Silence, on inceste !
Qui aurait cru que cette tenace et inébranlable militante féministe avait vécu dans le silence et l’oppression un acte qu’elle n’a pas fini de dénoncer depuis son engagement à l’Association tunisienne des femmes démocrates ? Une association, qui dès le début des années 90 installe un Centre d’écoute pour accueillir des femmes victimes de violences. Incestée depuis toute petite par son grand-père maternel, Monia Ben Jémia a longtemps gardé ce secret enfoui en elle, n’osant point révéler ce crime de lien.
« L’inceste est indicible. Il faut le temps que les épais murs du silence cèdent par eux-mêmes. De vétusté », écrit Monia Ben Jémia dans Les siestes du grand-père*. Un récit autobiographique d’une femme âgée aujourd’hui de 62 ans.
« L’inceste est indicible. Il faut le temps que les épais murs du silence cèdent par eux-mêmes. De vétusté », écrit Monia Ben Jémia
Dans un livre de 102 pages, l’autrice relate la banalité d’un mal consommé au quotidien des étés d’une famille d’apparence heureuse de la classe moyenne tunisienne, où tout semble parfaitement aller, si ce n’étaient les pratiques incestueuses du grand-père maternel adulé par tous et toutes.

Des hommes érigés en Dieu : le patriarcat est toujours au cœur de l’inceste. Une raison de plus, qui rend encore plus difficile l’acte improbable de dénoncer l’innommable pour une victime. Une victime triplement sidérée : par la fragilité de son enfance d’une part, par son traumatisme de l’autre et enfin par une violence exercée dans le milieu de l’intime, le cocon censé être protecteur.
« La maison des grands-parents résonnait des musiques des fêtes et du silence de l’inceste. Lumineuse, joyeuse, emplie de musique et des cris de joie des enfants et des you you. Et sombre, effrayante, enfouie dans un épais silence ; on y entrait par une grande porte vitrée, protégée de fer forgé noir, les barreaux de sa prison », écrit Monia Ben Jémia.
Fugues et tentatives de suicide
Chez Nedra, le nom du personnage « incesté », un mot que le dictionnaire n’a encore pas accepté, la famille vit tranquillement au rythme des saisons, des rituels de la « oula », réserves de nourritures confectionnées par les femmes, des mariages, des aïds et des circoncisions. L’ambiance est celle des années 50 et 60. L’Indépendance arrive et les femmes croient, qu’elles aussi seront libérées des lois pesantes du patriarcat. Elles déchanteront très vite. Nedra, elle, voit son enfance assassinée à petit feu dans une vaste pièce à l’étage où trône le lit du grand-père indigne.
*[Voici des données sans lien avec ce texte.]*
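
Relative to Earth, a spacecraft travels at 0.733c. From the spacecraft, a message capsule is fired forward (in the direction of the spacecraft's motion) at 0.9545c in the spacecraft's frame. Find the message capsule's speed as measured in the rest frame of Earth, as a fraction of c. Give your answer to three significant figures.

0.993c

Relativistic velocity addition: u = (u' + v)/(1 + u'v/c²), with u' = 0.9545c and v = 0.733c.
Numerator: 0.9545 + 0.733 = 1.6875. Denominator: 1 + (0.9545)(0.733) = 1.6996485.
u = 1.6875/1.6996485 = 0.99285, so the speed is 0.993c.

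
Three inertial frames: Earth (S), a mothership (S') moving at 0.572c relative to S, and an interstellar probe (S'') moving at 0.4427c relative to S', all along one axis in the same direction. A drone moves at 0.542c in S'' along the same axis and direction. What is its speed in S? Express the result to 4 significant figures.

Compose velocities in two stages. Stage 1 (into S'): u₁ = (0.542+0.4427)/(1+0.542×0.4427) = 0.79415.
Stage 2 (into S): u = (0.79415+0.572)/(1+0.79415×0.572) = 0.93942, so the speed is 0.9394c.

0.9394c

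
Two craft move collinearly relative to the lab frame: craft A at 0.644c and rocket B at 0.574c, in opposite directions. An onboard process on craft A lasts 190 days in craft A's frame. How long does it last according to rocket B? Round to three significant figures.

415 days

The velocity of craft A relative to rocket B is (0.644 + 0.574)c / (1 + 0.644×0.574) = 0.88927c; relative speed 0.88927c.
γ for this relative speed: γ = 1/√(1 − 0.790801) = 2.1864.
The clock on craft A records proper time, so rocket B measures Δt = γΔτ = 2.1864 × 190 = 415 days.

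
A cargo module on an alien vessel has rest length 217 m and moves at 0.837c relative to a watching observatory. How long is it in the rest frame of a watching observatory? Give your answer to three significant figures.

With β = 0.837, γ = 1/√(1 − 0.837²) = 1/√0.299431 = 1.8275.
Along the direction of motion the measured length is L₀/γ = 217/1.8275 = 119 m.

119 m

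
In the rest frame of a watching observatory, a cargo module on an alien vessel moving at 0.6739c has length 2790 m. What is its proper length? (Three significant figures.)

3780 m

With β = 0.6739, γ = 1/√(1 − 0.6739²) = 1/√0.54585879 = 1.3535.
Proper length: L₀ = γ·L = 1.3535 × 2790 = 3780 m.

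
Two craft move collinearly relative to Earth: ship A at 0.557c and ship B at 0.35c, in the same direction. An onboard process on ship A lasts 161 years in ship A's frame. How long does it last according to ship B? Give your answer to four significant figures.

Transform ship A's velocity into ship B's frame: (0.557 − 0.35)/(1 − 0.557·0.35) = 0.207/0.80505, so the relative speed is 0.25713c.
At |u| = 0.25713c, γ = (1 − 0.0661158)^(−1/2) = 1.0348.
The clock on ship A records proper time, so ship B measures Δt = γΔτ = 1.0348 × 161 = 166.6 years.

166.6 years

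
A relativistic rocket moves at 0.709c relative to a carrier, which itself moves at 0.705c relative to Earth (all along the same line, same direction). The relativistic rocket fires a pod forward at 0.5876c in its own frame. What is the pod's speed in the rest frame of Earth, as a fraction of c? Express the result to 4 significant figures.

First combine the pod and relativistic rocket (S''→S'): u₁ = (0.5876 + 0.709)/(1 + 0.5876×0.709) = 1.2966/1.4166084 = 0.91528.
Then combine with the carrier (S'→S): u = (0.91528 + 0.705)/(1 + 0.91528×0.705) = 1.62028/1.6452724 = 0.98481.

0.9848c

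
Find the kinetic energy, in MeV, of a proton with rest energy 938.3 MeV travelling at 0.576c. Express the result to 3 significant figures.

Lorentz factor: γ = (1 − 0.331776)^(−1/2) = 1.22332.
Kinetic energy: K = (γ − 1)mc² = (1.22332 − 1) × 938.3 MeV = 0.22332 × 938.3 = 210 MeV.

210 MeV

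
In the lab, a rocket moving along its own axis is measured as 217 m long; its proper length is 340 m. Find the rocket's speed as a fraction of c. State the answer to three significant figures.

0.770c

Length contraction gives γ = L₀/L = 340/217 = 1.5668.
β = √(1 − 1/γ²) = √0.592645 = 0.770.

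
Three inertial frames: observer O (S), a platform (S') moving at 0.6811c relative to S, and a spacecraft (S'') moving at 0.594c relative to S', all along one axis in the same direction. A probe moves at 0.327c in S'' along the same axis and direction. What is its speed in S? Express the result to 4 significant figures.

0.9522c

Compose velocities in two stages. Stage 1 (into S'): u₁ = (0.327+0.594)/(1+0.327×0.594) = 0.7712.
Stage 2 (into S): u = (0.7712+0.6811)/(1+0.7712×0.6811) = 0.95216, so the speed is 0.9522c.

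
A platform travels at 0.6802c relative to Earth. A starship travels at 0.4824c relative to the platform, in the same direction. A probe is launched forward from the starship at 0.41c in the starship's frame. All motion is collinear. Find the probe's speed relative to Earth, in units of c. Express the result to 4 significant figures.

0.9459c

Apply u = (u'+v)/(1+u'v) twice. Probe in the platform frame: (0.41+0.4824)/(1+0.41·0.4824) = 0.8924/1.197784 = 0.74504c.
That velocity, transformed to the rest frame of Earth: (0.74504+0.6802)/(1+0.74504·0.6802) = 1.42524/1.506776208 = 0.94589c.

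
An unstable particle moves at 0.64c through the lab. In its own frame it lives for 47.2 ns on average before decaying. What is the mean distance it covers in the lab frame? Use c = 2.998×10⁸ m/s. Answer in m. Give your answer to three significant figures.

With β = 0.64, γ = 1/√(1 − 0.64²) = 1/√0.5904 = 1.3014.
Lab-frame lifetime: Δt = γτ = 1.3014 × 47.2 ns = 61.426 ns.
Distance: d = vΔt = 0.64 × 2.998×10⁸ m/s × 6.1426×10^-8 s = 11.8 m.

11.8 m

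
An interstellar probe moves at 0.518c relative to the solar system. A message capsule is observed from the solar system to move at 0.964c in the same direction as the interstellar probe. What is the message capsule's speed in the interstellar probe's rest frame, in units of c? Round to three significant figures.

Transform to the interstellar probe's frame: u' = (u − v)/(1 − uv/c²).
u' = (0.964 − 0.518)/(1 − 0.964×0.518) = 0.446/0.500648 = 0.89085.
Speed in the interstellar probe's frame: 0.891c (in the same direction).

0.891c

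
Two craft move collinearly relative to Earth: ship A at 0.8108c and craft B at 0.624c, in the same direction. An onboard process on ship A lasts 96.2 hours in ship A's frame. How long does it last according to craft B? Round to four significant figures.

The velocity of ship A relative to craft B is (0.8108 − 0.624)c / (1 − 0.8108×0.624) = 0.37809c; relative speed 0.37809c.
At |u| = 0.37809c, γ = (1 − 0.142952)^(−1/2) = 1.0802.
Ship A's interval is proper; time dilation gives Δt_B = γΔτ = 1.0802 × 96.2 hours = 103.9 hours.

103.9 hours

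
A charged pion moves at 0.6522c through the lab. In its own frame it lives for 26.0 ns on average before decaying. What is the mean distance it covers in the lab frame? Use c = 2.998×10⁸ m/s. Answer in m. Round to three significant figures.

6.71 m

With β = 0.6522, γ = 1/√(1 − 0.6522²) = 1/√0.57463516 = 1.3192.
Lab-frame lifetime: Δt = γτ = 1.3192 × 26.0 ns = 34.299 ns.
Distance: d = vΔt = 0.6522 × 2.998×10⁸ m/s × 3.4299×10^-8 s = 6.71 m.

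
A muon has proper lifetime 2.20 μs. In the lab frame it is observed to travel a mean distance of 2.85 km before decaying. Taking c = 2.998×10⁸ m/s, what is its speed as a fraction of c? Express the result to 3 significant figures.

0.974c

d = βγcτ ⇒ βγ = d/(cτ) = 2850 m / (659.56 m) = 4.3211.
β = (βγ)/√(1+(βγ)²) = 4.3211/√19.6719 = 0.974.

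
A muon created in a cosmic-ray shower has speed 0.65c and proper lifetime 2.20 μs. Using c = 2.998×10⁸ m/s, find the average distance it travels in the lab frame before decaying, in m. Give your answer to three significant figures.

564 m

Lorentz factor: γ = (1 − 0.4225)^(−1/2) = 1.3159.
Lab-frame lifetime: Δt = γτ = 1.3159 × 2.20 μs = 2.895 μs.
Distance: d = vΔt = 0.65 × 2.998×10⁸ m/s × 2.8950×10^-6 s = 564 m.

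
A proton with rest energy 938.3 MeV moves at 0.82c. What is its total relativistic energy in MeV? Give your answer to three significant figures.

1640 MeV

With β = 0.82, γ = 1/√(1 − 0.82²) = 1/√0.3276 = 1.7471.
Total energy: E = γmc² = 1.7471 × 938.3 MeV = 1640 MeV.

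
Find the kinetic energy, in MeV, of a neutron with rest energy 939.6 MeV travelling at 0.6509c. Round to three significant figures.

298 MeV

Lorentz factor: γ = (1 − 0.42367081)^(−1/2) = 1.31724.
Kinetic energy: K = (γ − 1)mc² = (1.31724 − 1) × 939.6 MeV = 0.31724 × 939.6 = 298 MeV.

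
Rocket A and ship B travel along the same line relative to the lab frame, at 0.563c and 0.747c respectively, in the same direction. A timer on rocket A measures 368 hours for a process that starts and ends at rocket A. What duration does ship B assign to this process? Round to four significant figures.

388.1 hours

Transform rocket A's velocity into ship B's frame: (0.563 − 0.747)/(1 − 0.563·0.747) = −0.184/0.579439, so the relative speed is 0.31755c.
γ for this relative speed: γ = 1/√(1 − 0.100838) = 1.0546.
The clock on rocket A records proper time, so ship B measures Δt = γΔτ = 1.0546 × 368 = 388.1 hours.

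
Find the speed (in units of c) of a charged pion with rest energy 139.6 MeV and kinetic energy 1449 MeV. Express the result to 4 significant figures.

0.9961c

K = (γ−1)mc², so γ = 1 + 1449/139.6 = 11.38.
Then v/c = √(1 − γ⁻²) = √(1 − 0.00772175) = √0.99227825 = 0.9961.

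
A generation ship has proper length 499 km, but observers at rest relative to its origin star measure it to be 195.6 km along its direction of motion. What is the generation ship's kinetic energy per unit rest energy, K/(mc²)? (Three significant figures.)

1.55

Length contraction gives γ = L₀/L = 499/195.6 = 2.55112.
Since K = (γ−1)mc², K/(mc²) = 2.55112 − 1 = 1.55.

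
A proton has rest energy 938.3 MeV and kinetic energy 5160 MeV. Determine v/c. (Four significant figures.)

0.9881

K = (γ−1)mc², so γ = 1 + 5160/938.3 = 6.4993.
Then v/c = √(1 − γ⁻²) = √(1 − 0.0236737) = √0.9763263 = 0.9881.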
Tout le monde se connait dans ce pays, grand comme un mouchoir de papier, et les conséquences de dénonciations d’agressions sexuelles sont si redoutables que même les plus courageuses préfèrent garder le silence
Ce décalage entre un univers familial d’apparence tranquille, tel un long fleuve, et le mal consommé au quotidien par le patriarche est recherché par l’autrice. S’il donne une respiration au récit, y instillant une touche anthropologique, il interroge la négligence du reste des parents, voire leur passivité.
Adolescente, Nedra tentera des fugues et des suicides. Son mal de vivre ne la quittera point y compris lorsqu’elle réussit à l’école ou part continuer ses études en France.
Mais l’autrice a du mal à révéler haut et fort son drame : ce passage constant entre le « je » et le « elle » le prouve.
« Tout le monde se connait dans ce pays, grand comme un mouchoir de papier, et les conséquences de dénonciations d’agressions sexuelles sont si redoutables que même les plus courageuses préfèrent garder le silence », explique-t-elle dans son livre.
Chaque œuvre et chaque prise de parole en autorise d'autres et permet à d'autres d'émerger. C'est une espèce de chaîne collective qui doit toujours être entretenue.
Mais qu’importe de distinguer la fiction du réel ? L’important c’est de dire, y compris en passant par l’outil de la littérature. Car comme le dit la journaliste Charlotte Pudlowski, dont la mère a subi l’inceste : « chaque œuvre et chaque prise de parole en autorise d'autres et permet à d'autres d'émerger. C'est une espèce de chaîne collective qui doit toujours être entretenue ». A la sa sortie de son récit le mois de mars dernier, Monia Ben Jémia reçoit d’innombrables témoignages de victimes. Son objectif qu’elle écrit sur la dernière phrase de l’ouvrage semble atteint : « Un seul antidote au poison inceste et à toutes les autres agressions sexuelles : dire. Ne plus se taire ».